Description
This Meatball & Mashed Potato Bake is a cozy, family-friendly casserole that combines tender meatballs, creamy mashed potatoes, marinara sauce, and melted cheese for the ultimate comfort food. Perfect for busy weeknights or weekend dinners, this hearty dish is a guaranteed crowd-pleaser.
Ingredients
- For the Mashed Potatoes:
- Potatoes (gold or russet)
- Unsalted butter
- Whole milk
- Salt and pepper to taste
- For the Meatballs:
- Ground beef
- 1 large egg
- Finely chopped onion
- Fresh parsley, chopped
- Dried oregano
- Salt and black pepper
- Additional Ingredients:
- Marinara sauce (store-bought or homemade)

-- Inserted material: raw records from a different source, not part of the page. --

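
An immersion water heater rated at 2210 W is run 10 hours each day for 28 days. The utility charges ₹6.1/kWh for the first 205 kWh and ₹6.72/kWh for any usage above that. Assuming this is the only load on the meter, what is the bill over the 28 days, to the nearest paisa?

₹4031.24

Runtime = 10 h/day × 28 days = 280 h
Energy = 2.21 kW × 280 h = 618.8 kWh
Tier 1 (0–205 kWh): 205 × ₹6.1 = ₹1250.5
Above 205 kWh: 413.8 × ₹6.72 = ₹2780.736
Bill = ₹4031.24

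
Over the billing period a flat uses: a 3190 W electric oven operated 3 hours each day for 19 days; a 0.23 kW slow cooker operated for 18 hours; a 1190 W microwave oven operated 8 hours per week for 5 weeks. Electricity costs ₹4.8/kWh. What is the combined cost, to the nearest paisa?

electric oven: Runtime = 3 h/day × 19 days = 57 h
electric oven: 3.19 kW × 57 h = 181.83 kWh
slow cooker: 0.23 kW × 18 h = 4.14 kWh
microwave oven: Runtime = 8 h/week × 5 weeks = 40 h
microwave oven: 1.19 kW × 40 h = 47.6 kWh
Total energy = 233.57 kWh
Cost = 233.57 × ₹4.8 = ₹1121.14

₹1121.14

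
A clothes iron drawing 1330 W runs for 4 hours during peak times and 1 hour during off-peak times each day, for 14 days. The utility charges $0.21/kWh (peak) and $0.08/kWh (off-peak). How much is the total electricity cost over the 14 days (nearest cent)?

Peak energy = 1.33 kW × 4 h × 14 = 74.48 kWh
Off-peak energy = 1.33 kW × 1 h × 14 = 18.62 kWh
Cost = 74.48 × $0.21 + 18.62 × $0.08 = $15.6408 + $1.4896 = $17.13

$17.13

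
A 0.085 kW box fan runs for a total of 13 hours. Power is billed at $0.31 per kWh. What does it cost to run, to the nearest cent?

$0.34

Energy = 0.085 kW × 13 h = 1.105 kWh
Cost = 1.105 kWh × $0.31/kWh = $0.34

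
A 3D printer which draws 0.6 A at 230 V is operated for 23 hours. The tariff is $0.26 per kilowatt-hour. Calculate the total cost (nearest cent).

$0.83

Power = 0.6 A × 230 V = 138 W = 0.138 kW
Energy = 0.138 kW × 23 h = 3.174 kWh
Cost = 3.174 kWh × $0.26/kWh = $0.83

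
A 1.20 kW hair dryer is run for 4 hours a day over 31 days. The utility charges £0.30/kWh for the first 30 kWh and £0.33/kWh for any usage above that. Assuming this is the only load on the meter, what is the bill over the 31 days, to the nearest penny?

Runtime = 4 h/day × 31 days = 124 h
Energy = 1.2 kW × 124 h = 148.8 kWh
Tier 1 (0–30 kWh): 30 × £0.30 = £9
Above 30 kWh: 118.8 × £0.33 = £39.204
Bill = £48.20

£48.20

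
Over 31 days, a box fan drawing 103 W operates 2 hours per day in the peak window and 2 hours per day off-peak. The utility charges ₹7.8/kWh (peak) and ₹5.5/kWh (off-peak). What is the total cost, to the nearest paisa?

Peak energy = 0.103 kW × 2 h × 31 = 6.386 kWh
Off-peak energy = 0.103 kW × 2 h × 31 = 6.386 kWh
Cost = 6.386 × ₹7.8 + 6.386 × ₹5.5 = ₹49.8108 + ₹35.123 = ₹84.93

₹84.93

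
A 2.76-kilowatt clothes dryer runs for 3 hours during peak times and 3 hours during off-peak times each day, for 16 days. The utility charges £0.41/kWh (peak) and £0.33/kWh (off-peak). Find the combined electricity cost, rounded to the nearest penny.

£98.04

Peak energy = 2.76 kW × 3 h × 16 = 132.48 kWh
Off-peak energy = 2.76 kW × 3 h × 16 = 132.48 kWh
Cost = 132.48 × £0.41 + 132.48 × £0.33 = £54.3168 + £43.7184 = £98.04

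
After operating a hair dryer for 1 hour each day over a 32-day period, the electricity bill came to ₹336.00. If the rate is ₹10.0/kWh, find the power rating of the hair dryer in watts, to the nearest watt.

1050 W

Energy = ₹336.00 ÷ ₹10.0/kWh = 33.6 kWh
Runtime = 1 h/day × 32 days = 32 h
Power = 33.6 kWh ÷ 32 h = 1.05 kW = 1050 W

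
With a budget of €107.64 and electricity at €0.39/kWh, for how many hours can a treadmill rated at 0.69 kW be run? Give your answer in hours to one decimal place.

400.0 h

Energy available = €107.64 ÷ €0.39/kWh = 276 kWh
Hours = 276 kWh ÷ 0.69 kW = 400.0 h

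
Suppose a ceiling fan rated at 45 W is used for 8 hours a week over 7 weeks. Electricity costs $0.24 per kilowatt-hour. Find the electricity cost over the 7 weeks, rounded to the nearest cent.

Runtime = 8 h/week × 7 weeks = 56 h
Energy = 0.045 kW × 56 h = 2.52 kWh
Cost = 2.52 kWh × $0.24/kWh = $0.60

$0.60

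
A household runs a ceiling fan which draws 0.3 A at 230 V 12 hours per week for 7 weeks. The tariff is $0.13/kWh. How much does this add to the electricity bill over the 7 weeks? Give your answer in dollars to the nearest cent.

Power = 0.3 A × 230 V = 69 W = 0.069 kW
Runtime = 12 h/week × 7 weeks = 84 h
Energy = 0.069 kW × 84 h = 5.796 kWh
Cost = 5.796 kWh × $0.13/kWh = $0.75

$0.75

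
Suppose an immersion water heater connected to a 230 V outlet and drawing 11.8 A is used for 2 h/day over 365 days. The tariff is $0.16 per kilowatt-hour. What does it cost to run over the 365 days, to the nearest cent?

$317.00

Power = 11.8 A × 230 V = 2714 W = 2.714 kW
Runtime = 2 h/day × 365 days = 730 h
Energy = 2.714 kW × 730 h = 1981.22 kWh
Cost = 1981.22 kWh × $0.16/kWh = $317.00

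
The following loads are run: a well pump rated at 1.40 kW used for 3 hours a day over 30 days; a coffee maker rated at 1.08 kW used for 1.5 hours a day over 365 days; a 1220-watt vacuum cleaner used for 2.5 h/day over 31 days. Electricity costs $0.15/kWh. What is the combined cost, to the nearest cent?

$121.78

well pump: Runtime = 3 h/day × 30 days = 90 h
well pump: 1.4 kW × 90 h = 126 kWh
coffee maker: Runtime = 1.5 h/day × 365 days = 547.5 h
coffee maker: 1.08 kW × 547.5 h = 591.3 kWh
vacuum cleaner: Runtime = 2.5 h/day × 31 days = 77.5 h
vacuum cleaner: 1.22 kW × 77.5 h = 94.55 kWh
Total energy = 811.85 kWh
Cost = 811.85 × $0.15 = $121.78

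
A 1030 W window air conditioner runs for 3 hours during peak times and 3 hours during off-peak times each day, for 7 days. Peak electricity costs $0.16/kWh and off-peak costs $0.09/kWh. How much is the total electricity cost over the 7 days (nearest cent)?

Peak energy = 1.03 kW × 3 h × 7 = 21.63 kWh
Off-peak energy = 1.03 kW × 3 h × 7 = 21.63 kWh
Cost = 21.63 × $0.16 + 21.63 × $0.09 = $3.4608 + $1.9467 = $5.41

$5.41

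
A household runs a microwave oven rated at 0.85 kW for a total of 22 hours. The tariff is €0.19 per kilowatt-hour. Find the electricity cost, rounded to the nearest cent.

€3.55

Energy = 0.85 kW × 22 h = 18.7 kWh
Cost = 18.7 kWh × €0.19/kWh = €3.55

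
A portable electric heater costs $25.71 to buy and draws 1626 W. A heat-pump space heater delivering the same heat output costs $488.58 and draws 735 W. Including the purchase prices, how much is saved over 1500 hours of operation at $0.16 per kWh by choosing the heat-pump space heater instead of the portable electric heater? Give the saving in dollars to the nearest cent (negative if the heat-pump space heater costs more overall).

-$249.03

portable electric heater: $25.71 + (1626/1000) kW × 1500 h × $0.16 = $25.71 + $390.24 = $415.95
heat-pump space heater: $488.58 + (735/1000) kW × 1500 h × $0.16 = $488.58 + $176.4 = $664.98
Saving = $415.95 − $664.98 = −$249.03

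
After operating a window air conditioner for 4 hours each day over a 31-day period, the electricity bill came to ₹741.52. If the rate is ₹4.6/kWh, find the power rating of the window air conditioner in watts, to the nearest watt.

Energy = ₹741.52 ÷ ₹4.6/kWh = 161.2 kWh
Runtime = 4 h/day × 31 days = 124 h
Power = 161.2 kWh ÷ 124 h = 1.3 kW = 1300 W

1300 W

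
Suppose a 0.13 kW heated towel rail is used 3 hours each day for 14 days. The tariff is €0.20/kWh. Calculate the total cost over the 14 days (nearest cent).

Runtime = 3 h/day × 14 days = 42 h
Energy = 0.13 kW × 42 h = 5.46 kWh
Cost = 5.46 kWh × €0.20/kWh = €1.09

€1.09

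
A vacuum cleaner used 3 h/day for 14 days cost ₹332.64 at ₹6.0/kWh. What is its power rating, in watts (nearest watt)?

1320 W

Energy = ₹332.64 ÷ ₹6.0/kWh = 55.44 kWh
Runtime = 3 h/day × 14 days = 42 h
Power = 55.44 kWh ÷ 42 h = 1.32 kW = 1320 W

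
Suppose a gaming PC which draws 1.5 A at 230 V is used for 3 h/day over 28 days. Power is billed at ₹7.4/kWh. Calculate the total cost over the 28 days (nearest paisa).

Power = 1.5 A × 230 V = 345 W = 0.345 kW
Runtime = 3 h/day × 28 days = 84 h
Energy = 0.345 kW × 84 h = 28.98 kWh
Cost = 28.98 kWh × ₹7.4/kWh = ₹214.45

₹214.45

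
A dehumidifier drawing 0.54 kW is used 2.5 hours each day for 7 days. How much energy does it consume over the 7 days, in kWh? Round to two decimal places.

9.45 kWh

Runtime = 2.5 h/day × 7 days = 17.5 h
Energy = 0.54 kW × 17.5 h = 9.45 kWh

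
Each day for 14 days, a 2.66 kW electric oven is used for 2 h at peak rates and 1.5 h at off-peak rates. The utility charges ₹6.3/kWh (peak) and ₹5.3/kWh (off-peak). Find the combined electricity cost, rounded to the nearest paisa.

Peak energy = 2.66 kW × 2 h × 14 = 74.48 kWh
Off-peak energy = 2.66 kW × 1.5 h × 14 = 55.86 kWh
Cost = 74.48 × ₹6.3 + 55.86 × ₹5.3 = ₹469.224 + ₹296.058 = ₹765.28

₹765.28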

- Smoked mozzarella cheese, grated
Instructions
- Prepare the Mashed Potatoes:
- Wash, peel, and dice potatoes evenly.
- Boil in salted water until fork-tender, then drain.
- Add butter and warm milk, mash until creamy. Season with salt and pepper.
- Make the Meatballs:
- Preheat oven to 400°F (200°C).
- Mix ground meat, egg, onion, parsley, oregano, salt, and pepper in a bowl.

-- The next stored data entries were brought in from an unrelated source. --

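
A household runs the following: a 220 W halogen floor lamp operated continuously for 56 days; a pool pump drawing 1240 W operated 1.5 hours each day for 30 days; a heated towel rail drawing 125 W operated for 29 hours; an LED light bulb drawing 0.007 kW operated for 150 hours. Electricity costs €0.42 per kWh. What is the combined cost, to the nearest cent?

€149.59

halogen floor lamp: Runtime = 24 h × 56 = 1344 h
halogen floor lamp: 0.22 kW × 1344 h = 295.68 kWh
pool pump: Runtime = 1.5 h/day × 30 days = 45 h
pool pump: 1.24 kW × 45 h = 55.8 kWh
heated towel rail: 0.125 kW × 29 h = 3.625 kWh
LED light bulb: 0.007 kW × 150 h = 1.05 kWh
Total energy = 356.155 kWh
Cost = 356.155 × €0.42 = €149.59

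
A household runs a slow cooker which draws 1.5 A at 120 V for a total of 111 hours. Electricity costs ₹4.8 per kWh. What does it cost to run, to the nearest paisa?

₹95.90

Power = 1.5 A × 120 V = 180 W = 0.18 kW
Energy = 0.18 kW × 111 h = 19.98 kWh
Cost = 19.98 kWh × ₹4.8/kWh = ₹95.90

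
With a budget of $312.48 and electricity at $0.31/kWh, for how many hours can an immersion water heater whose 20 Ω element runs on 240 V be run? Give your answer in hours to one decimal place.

350.0 h

Power = V²/R = 240²/20 = 2880 W = 2.88 kW
Energy available = $312.48 ÷ $0.31/kWh = 1008 kWh
Hours = 1008 kWh ÷ 2.88 kW = 350.0 h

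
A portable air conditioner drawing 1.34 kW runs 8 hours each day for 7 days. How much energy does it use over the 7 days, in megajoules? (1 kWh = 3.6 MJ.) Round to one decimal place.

270.1 MJ

Runtime = 8 h/day × 7 days = 56 h
Energy = 1.34 kW × 56 h = 75.04 kWh
= 75.04 × 3.6 MJ = 270.1 MJ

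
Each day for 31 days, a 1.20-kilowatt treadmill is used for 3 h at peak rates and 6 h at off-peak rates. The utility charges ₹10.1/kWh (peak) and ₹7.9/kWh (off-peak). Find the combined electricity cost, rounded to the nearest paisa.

Peak energy = 1.2 kW × 3 h × 31 = 111.6 kWh
Off-peak energy = 1.2 kW × 6 h × 31 = 223.2 kWh
Cost = 111.6 × ₹10.1 + 223.2 × ₹7.9 = ₹1127.16 + ₹1763.28 = ₹2890.44

₹2890.44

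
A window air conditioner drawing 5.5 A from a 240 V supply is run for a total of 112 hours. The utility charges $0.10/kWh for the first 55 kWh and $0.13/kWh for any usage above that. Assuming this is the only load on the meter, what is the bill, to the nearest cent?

Power = 5.5 A × 240 V = 1320 W = 1.32 kW
Energy = 1.32 kW × 112 h = 147.84 kWh
Tier 1 (0–55 kWh): 55 × $0.10 = $5.5
Above 55 kWh: 92.84 × $0.13 = $12.0692
Bill = $17.57

$17.57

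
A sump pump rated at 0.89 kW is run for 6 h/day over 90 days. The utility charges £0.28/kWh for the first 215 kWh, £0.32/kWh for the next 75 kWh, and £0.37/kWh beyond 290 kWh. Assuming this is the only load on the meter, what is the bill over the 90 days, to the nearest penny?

£154.72

Runtime = 6 h/day × 90 days = 540 h
Energy = 0.89 kW × 540 h = 480.6 kWh
Tier 1 (0–215 kWh): 215 × £0.28 = £60.2
Tier 2 (215–290 kWh): 75 × £0.32 = £24
Above 290 kWh: 190.6 × £0.37 = £70.522
Bill = £154.72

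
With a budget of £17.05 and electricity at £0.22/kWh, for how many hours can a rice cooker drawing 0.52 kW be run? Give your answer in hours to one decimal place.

149.0 h

Energy available = £17.05 ÷ £0.22/kWh = 77.5 kWh
Hours = 77.5 kWh ÷ 0.52 kW = 149.0 h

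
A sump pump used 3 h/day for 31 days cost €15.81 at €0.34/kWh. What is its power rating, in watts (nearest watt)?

Energy = €15.81 ÷ €0.34/kWh = 46.5 kWh
Runtime = 3 h/day × 31 days = 93 h
Power = 46.5 kWh ÷ 93 h = 0.5 kW = 500 W

500 W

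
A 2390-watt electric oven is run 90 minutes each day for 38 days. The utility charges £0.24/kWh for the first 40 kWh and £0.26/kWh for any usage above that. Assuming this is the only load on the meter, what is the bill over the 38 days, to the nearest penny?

Runtime = 90 min × 38 = 3420 min = 57 h
Energy = 2.39 kW × 57 h = 136.23 kWh
Tier 1 (0–40 kWh): 40 × £0.24 = £9.6
Above 40 kWh: 96.23 × £0.26 = £25.0198
Bill = £34.62

£34.62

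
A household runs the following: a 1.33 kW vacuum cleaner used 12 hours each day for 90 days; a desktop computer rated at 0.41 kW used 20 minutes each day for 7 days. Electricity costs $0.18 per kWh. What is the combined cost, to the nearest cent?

$258.72

vacuum cleaner: Runtime = 12 h/day × 90 days = 1080 h
vacuum cleaner: 1.33 kW × 1080 h = 1436.4 kWh
desktop computer: Runtime = 20 min × 7 = 140 min = 2.333333… h
desktop computer: 0.41 kW × 2.333333… h = 0.956666… kWh
Total energy = 1437.356666… kWh
Cost = 1437.356666… × $0.18 = $258.72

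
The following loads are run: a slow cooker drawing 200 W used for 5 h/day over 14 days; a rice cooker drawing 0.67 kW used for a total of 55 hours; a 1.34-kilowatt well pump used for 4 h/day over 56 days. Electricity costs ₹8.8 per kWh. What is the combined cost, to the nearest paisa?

₹3088.89

slow cooker: Runtime = 5 h/day × 14 days = 70 h
slow cooker: 0.2 kW × 70 h = 14 kWh
rice cooker: 0.67 kW × 55 h = 36.85 kWh
well pump: Runtime = 4 h/day × 56 days = 224 h
well pump: 1.34 kW × 224 h = 300.16 kWh
Total energy = 351.01 kWh
Cost = 351.01 × ₹8.8 = ₹3088.89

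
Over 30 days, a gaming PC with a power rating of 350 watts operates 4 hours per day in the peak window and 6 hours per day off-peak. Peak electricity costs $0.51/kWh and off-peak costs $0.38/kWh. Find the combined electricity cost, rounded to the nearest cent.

Peak energy = 0.35 kW × 4 h × 30 = 42 kWh
Off-peak energy = 0.35 kW × 6 h × 30 = 63 kWh
Cost = 42 × $0.51 + 63 × $0.38 = $21.42 + $23.94 = $45.36

$45.36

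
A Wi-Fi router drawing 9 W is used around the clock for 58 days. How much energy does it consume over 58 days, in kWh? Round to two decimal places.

12.53 kWh

Runtime = 24 h × 58 = 1392 h
Energy = 0.009 kW × 1392 h = 12.528 kWh ≈ 12.53 kWh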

- Form into 1–1.5 inch balls and bake on parchment-lined sheet for 15–20 minutes.
- Assemble the Casserole:
- Spread mashed potatoes in a casserole dish.

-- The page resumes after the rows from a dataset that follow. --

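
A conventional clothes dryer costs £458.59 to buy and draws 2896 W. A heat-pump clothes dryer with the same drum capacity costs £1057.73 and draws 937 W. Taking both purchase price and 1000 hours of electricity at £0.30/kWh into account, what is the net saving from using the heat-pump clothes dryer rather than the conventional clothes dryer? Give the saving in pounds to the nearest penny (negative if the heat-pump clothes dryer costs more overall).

conventional clothes dryer: £458.59 + (2896/1000) kW × 1000 h × £0.30 = £458.59 + £868.8 = £1327.39
heat-pump clothes dryer: £1057.73 + (937/1000) kW × 1000 h × £0.30 = £1057.73 + £281.1 = £1338.83
Saving = £1327.39 − £1338.83 = −£11.44

-£11.44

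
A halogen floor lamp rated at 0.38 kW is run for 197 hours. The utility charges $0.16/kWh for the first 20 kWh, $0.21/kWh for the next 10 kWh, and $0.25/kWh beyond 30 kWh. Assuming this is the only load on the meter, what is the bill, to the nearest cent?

Energy = 0.38 kW × 197 h = 74.86 kWh
Tier 1 (0–20 kWh): 20 × $0.16 = $3.2
Tier 2 (20–30 kWh): 10 × $0.21 = $2.1
Above 30 kWh: 44.86 × $0.25 = $11.215
Bill = $16.52

$16.52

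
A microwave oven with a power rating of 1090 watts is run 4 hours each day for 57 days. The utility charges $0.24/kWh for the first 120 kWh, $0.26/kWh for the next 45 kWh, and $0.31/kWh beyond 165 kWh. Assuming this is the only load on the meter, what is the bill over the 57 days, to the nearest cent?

$66.39

Runtime = 4 h/day × 57 days = 228 h
Energy = 1.09 kW × 228 h = 248.52 kWh
Tier 1 (0–120 kWh): 120 × $0.24 = $28.8
Tier 2 (120–165 kWh): 45 × $0.26 = $11.7
Above 165 kWh: 83.52 × $0.31 = $25.8912
Bill = $66.39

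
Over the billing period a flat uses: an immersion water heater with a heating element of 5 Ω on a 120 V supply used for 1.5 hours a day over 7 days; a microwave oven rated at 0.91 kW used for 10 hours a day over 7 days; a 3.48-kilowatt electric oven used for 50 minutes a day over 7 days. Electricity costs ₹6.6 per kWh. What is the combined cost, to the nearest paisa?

₹753.98

immersion water heater: Power = V²/R = 120²/5 = 2880 W = 2.88 kW
immersion water heater: Runtime = 1.5 h/day × 7 days = 10.5 h
immersion water heater: 2.88 kW × 10.5 h = 30.24 kWh
microwave oven: Runtime = 10 h/day × 7 days = 70 h
microwave oven: 0.91 kW × 70 h = 63.7 kWh
electric oven: Runtime = 50 min × 7 = 350 min = 5.833333… h
electric oven: 3.48 kW × 5.833333… h = 20.3 kWh
Total energy = 114.24 kWh
Cost = 114.24 × ₹6.6 = ₹753.98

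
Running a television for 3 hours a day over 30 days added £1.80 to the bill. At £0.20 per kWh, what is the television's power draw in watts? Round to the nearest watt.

Energy = £1.80 ÷ £0.20/kWh = 9 kWh
Runtime = 3 h/day × 30 days = 90 h
Power = 9 kWh ÷ 90 h = 0.1 kW = 100 W

100 W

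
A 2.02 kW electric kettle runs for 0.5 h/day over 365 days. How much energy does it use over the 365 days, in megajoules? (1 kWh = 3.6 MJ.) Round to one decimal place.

Runtime = 0.5 h/day × 365 days = 182.5 h
Energy = 2.02 kW × 182.5 h = 368.65 kWh
= 368.65 × 3.6 MJ = 1327.1 MJ

1327.1 MJ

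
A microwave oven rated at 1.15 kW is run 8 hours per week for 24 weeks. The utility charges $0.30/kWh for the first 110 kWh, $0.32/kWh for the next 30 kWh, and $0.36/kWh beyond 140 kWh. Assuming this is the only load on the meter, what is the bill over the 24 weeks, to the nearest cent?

Runtime = 8 h/week × 24 weeks = 192 h
Energy = 1.15 kW × 192 h = 220.8 kWh
Tier 1 (0–110 kWh): 110 × $0.30 = $33
Tier 2 (110–140 kWh): 30 × $0.32 = $9.6
Above 140 kWh: 80.8 × $0.36 = $29.088
Bill = $71.69

$71.69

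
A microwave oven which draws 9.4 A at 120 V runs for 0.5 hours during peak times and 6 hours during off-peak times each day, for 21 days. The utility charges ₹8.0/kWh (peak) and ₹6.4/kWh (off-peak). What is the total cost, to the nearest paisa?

Power = 9.4 A × 120 V = 1128 W = 1.128 kW
Peak energy = 1.128 kW × 0.5 h × 21 = 11.844 kWh
Off-peak energy = 1.128 kW × 6 h × 21 = 142.128 kWh
Cost = 11.844 × ₹8.0 + 142.128 × ₹6.4 = ₹94.752 + ₹909.6192 = ₹1004.37

₹1004.37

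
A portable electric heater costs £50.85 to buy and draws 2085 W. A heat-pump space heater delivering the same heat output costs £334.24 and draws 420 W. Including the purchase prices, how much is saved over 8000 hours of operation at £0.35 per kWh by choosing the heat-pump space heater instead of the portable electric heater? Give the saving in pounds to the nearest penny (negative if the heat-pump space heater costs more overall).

£4378.61

portable electric heater: £50.85 + (2085/1000) kW × 8000 h × £0.35 = £50.85 + £5838 = £5888.85
heat-pump space heater: £334.24 + (420/1000) kW × 8000 h × £0.35 = £334.24 + £1176 = £1510.24
Saving = £5888.85 − £1510.24 = £4378.61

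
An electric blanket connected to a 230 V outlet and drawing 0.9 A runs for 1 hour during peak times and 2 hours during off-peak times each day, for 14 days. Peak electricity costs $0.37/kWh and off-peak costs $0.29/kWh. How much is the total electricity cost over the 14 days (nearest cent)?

Power = 0.9 A × 230 V = 207 W = 0.207 kW
Peak energy = 0.207 kW × 1 h × 14 = 2.898 kWh
Off-peak energy = 0.207 kW × 2 h × 14 = 5.796 kWh
Cost = 2.898 × $0.37 + 5.796 × $0.29 = $1.07226 + $1.68084 = $2.75

$2.75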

- Top with baked meatballs.
- Pour marinara sauce evenly over meatballs.
- Sprinkle grated smoked mozzarella on top.
- Bake:
- Bake in preheated oven for 20–25 minutes, until cheese is bubbly and slightly golden.
- Serve:
- Cool slightly before serving. Garnish with extra chopped parsley if desired.
Notes
- You can use store-bought meatballs for a time-saving shortcut.
- Substitute smoked mozzarella with regular mozzarella or a cheese blend.
- Add sautéed spinach or mushrooms to the mashed potatoes for a nutrition boost.
- To make ahead: assemble, cover, and refrigerate up to 24 hours before baking.
- Freeze unbaked casserole up to 2 months; thaw before baking.